Vérification faite sur le site de la liste « Renaissance » du parti politique fondé par le président, seul 1 point sur 9 concerne l’écologie. Qu’on en juge sur les têtes de chapitre :

  1. Faire de l’Europe une puissance verte  
  2. Bâtir l’Europe de la justice sociale et fiscale  
  3. Faire respecter l’Europe dans la mondialisation  
  4. Donner à l’Europe les moyens de se défendre  
  5. Faire respecter nos valeurs et nos frontières  
  6. Unir autour de l’identité européenne  
  7. Rendre l’Europe aux citoyens  
  8. Pour une politique féministe européenne  
  9. Réussir la Renaissance européenne  

On dirait que cette année encore les électeurs français vont se prononcer sans avoir lu les programmes proposés.

La communication pousse à la non-décision

L’une des plaies de notre société occidentale moderne est l’envahissement de la communication qui, petit à petit, prend le pas sur la raison et la décision. L’asservissement volontaire du monde politico-médiatique à la communication est un renoncement de premier ordre qui n’est pas toujours très compréhensible.

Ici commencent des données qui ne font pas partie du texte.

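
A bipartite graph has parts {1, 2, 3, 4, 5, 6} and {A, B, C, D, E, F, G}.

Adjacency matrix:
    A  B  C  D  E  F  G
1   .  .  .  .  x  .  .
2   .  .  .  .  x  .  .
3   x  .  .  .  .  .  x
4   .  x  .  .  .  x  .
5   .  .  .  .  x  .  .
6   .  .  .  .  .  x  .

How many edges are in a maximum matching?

4

A valid assignment of size 4: 1-E, 3-G, 4-B, 6-F.
The set {1, 2, 5} has only 1 neighbour ({E}), so by Hall's theorem at most 4 of the 6 left vertices can be matched.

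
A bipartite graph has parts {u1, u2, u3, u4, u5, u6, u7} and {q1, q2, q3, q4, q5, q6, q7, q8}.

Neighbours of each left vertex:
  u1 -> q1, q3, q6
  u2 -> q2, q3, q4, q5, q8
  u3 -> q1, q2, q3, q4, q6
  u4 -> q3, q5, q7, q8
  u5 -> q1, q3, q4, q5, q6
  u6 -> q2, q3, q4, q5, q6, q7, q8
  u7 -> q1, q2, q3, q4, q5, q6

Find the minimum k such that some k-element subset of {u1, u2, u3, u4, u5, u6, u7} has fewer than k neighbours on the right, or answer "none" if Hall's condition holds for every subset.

none

A matching saturating every left vertex exists, for instance u1→q1, u2→q3, u3→q2, u4→q8, u5→q6, u6→q7, u7→q4.
By Hall's marriage theorem, this means |N(S)| ≥ |S| for every subset S, so no violating subset exists.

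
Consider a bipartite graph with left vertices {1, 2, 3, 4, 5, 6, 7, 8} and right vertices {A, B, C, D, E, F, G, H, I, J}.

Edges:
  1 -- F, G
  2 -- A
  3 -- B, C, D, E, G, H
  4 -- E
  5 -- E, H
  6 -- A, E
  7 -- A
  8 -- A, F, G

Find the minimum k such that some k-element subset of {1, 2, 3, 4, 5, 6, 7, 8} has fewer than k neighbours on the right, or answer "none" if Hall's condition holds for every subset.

2

Take S = {2, 7}. Its neighbourhood is {A}, so |N(S)| = 1 < |S| = 2.
No single vertex violates Hall's condition since each has at least one neighbour, so 2 is the minimum.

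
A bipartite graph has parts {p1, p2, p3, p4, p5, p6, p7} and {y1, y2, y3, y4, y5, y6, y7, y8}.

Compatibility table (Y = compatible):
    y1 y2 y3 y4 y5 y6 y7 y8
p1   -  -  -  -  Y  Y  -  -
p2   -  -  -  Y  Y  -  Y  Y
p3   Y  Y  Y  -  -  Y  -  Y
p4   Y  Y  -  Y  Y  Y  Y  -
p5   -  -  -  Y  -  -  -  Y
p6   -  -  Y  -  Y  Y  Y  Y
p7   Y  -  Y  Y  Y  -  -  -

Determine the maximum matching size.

7

A valid assignment of size 7: p1-y5, p2-y8, p3-y6, p4-y1, p5-y4, p6-y7, p7-y3.
All 7 left vertices are matched, so no larger matching exists.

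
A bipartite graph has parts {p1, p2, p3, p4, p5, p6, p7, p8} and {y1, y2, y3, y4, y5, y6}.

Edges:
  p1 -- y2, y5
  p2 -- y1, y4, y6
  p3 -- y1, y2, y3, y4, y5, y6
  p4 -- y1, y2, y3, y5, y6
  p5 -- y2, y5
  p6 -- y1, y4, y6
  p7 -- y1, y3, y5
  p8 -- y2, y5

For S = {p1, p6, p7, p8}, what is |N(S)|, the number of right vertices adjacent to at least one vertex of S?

The union of neighbours of {p1, p6, p7, p8} is {y1, y2, y3, y4, y5, y6}, which has 6 elements.
Since |N(S)| = 6 ≥ |S| = 4, Hall's condition holds for this subset.

6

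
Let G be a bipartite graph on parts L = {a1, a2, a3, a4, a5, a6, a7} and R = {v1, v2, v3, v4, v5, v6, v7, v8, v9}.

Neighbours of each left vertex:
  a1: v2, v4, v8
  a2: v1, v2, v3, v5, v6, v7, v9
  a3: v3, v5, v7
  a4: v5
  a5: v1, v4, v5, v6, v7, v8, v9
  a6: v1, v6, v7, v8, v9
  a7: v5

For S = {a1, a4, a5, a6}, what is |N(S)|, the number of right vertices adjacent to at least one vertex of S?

The union of neighbours of {a1, a4, a5, a6} is {v1, v2, v4, v5, v6, v7, v8, v9}, which has 8 elements.
Since |N(S)| = 8 ≥ |S| = 4, Hall's condition holds for this subset.

8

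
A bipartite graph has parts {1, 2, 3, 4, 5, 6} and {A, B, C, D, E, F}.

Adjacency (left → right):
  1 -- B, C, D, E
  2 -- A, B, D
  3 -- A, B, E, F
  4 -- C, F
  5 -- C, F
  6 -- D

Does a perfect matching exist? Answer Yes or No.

A valid assignment of size 6: 1–E, 2–B, 3–A, 4–C, 5–F, 6–D.
All 6 left vertices are covered.

Yes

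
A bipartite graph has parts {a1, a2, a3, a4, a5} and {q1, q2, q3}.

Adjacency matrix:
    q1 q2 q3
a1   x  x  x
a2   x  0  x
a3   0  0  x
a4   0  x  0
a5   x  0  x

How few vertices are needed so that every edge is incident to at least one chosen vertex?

A maximum matching has 3 edges (e.g. a1–q2, a2–q1, a3–q3).
By König's theorem the minimum vertex cover has the same size. One such cover is {q1, q2, q3}.

3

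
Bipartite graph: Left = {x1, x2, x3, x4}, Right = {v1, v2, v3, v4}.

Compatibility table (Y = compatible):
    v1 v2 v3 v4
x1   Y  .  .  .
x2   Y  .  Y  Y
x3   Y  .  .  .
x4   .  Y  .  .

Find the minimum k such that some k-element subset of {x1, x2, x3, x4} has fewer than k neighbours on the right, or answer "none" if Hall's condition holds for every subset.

Take S = {x1, x3}. Its neighbourhood is {v1}, so |N(S)| = 1 < |S| = 2.
No single vertex violates Hall's condition since each has at least one neighbour, so 2 is the minimum.

2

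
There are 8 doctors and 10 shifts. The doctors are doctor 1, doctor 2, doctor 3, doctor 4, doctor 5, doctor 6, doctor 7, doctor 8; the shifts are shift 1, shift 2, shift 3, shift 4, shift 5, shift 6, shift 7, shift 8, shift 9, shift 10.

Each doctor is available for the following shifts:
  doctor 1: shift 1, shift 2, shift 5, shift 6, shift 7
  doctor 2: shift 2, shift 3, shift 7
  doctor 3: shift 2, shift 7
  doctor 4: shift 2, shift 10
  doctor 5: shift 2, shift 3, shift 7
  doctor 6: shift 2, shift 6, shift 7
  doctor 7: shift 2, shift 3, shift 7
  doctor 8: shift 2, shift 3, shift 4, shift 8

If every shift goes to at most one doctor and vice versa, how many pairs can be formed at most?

For example, pair doctor 1-shift 5, doctor 2-shift 2, doctor 3-shift 7, doctor 4-shift 10, doctor 5-shift 3, doctor 6-shift 6, doctor 8-shift 4.
The set {doctor 2, doctor 3, doctor 5, doctor 7} has only 3 neighbours ({shift 2, shift 3, shift 7}), so by Hall's theorem at most 7 of the 8 doctors can be matched.

7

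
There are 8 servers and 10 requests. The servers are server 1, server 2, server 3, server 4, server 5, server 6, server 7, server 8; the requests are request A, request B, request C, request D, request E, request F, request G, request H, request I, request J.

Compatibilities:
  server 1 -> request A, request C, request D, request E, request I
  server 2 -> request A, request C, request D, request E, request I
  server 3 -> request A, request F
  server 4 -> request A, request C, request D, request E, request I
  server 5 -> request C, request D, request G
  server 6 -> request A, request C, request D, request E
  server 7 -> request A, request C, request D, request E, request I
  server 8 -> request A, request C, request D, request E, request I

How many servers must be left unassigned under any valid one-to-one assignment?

1

One maximum matching: server 1-request A, server 2-request D, server 3-request F, server 4-request I, server 5-request G, server 6-request C, server 7-request E.
The set {server 1, server 2, server 4, server 6, server 7, server 8} has only 5 neighbours ({request A, request C, request D, request E, request I}), so by Hall's theorem at most 7 of the 8 servers can be matched.
That matches 7 of the 8, leaving 1 unmatched; no matching can do better.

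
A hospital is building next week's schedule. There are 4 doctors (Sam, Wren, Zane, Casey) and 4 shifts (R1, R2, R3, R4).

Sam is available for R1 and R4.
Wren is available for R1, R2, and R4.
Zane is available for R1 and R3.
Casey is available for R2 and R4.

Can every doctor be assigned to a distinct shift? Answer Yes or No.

One maximum matching: Sam-R1, Wren-R2, Zane-R3, Casey-R4.
All 4 doctors are covered.

Yes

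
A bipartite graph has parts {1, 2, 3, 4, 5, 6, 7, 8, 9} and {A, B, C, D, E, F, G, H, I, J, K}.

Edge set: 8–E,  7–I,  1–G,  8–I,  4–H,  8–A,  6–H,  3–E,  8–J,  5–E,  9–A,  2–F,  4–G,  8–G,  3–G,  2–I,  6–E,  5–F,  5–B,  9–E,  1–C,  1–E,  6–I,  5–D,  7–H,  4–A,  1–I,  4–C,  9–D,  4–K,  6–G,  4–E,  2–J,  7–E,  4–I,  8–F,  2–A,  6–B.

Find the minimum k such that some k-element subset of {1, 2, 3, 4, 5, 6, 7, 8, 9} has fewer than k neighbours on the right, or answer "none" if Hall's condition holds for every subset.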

Les plateaux télévisés et les débats politiques, même sur les ondes les plus sérieuses, sont envahis de communicants, sorte de sorcières cruella se sentant pousser des ailes en déversant sur les téléspectateurs des commentaires vides de sens et sans l’ombre d’une réflexion. Ils ont chacun monté leur boutique de communication et cherchent à vendre du conseil au Prince et à ses affidés, ou à défaut, sur les plateaux mondains. Ils se croient indispensables à la démocratie et fréquentent les dîners en ville dont ils dégorgent les ragots en guise de réflexion politique. Ils s’inquiètent que le président de la République n’ait plus de directeur de la communication depuis plusieurs semaines et semble s’en porter comme un charme. Comme l’indique son nom, il s’agit de communication, donc pas de fond ni de raison. On ne commente pas les programmes ni les propositions (que le plus souvent personne n’a pris le temps d’analyser ni de comprendre) mais les médias utilisés ou les moments choisis ou la décoration du bureau du président… L’une des phrases les plus prononcées par les journalistes commence par : « mais en termes de communication et bla-bla-bla… ». Il serait souhaitable que dirigeants et commentateurs travaillent un peu plus sur le fond pour le bien de leurs électeurs et de leurs spectateurs. La communication ne sert à rien s’il n’y a rien à transmettre, elle n’est qu’un moyen qui ne peut pas cacher une absence de fond plus de quelques heures. Pour le moment elle sert surtout à masquer incompétence et indécision, mais cela ne dure qu’un temps… de plus en plus court.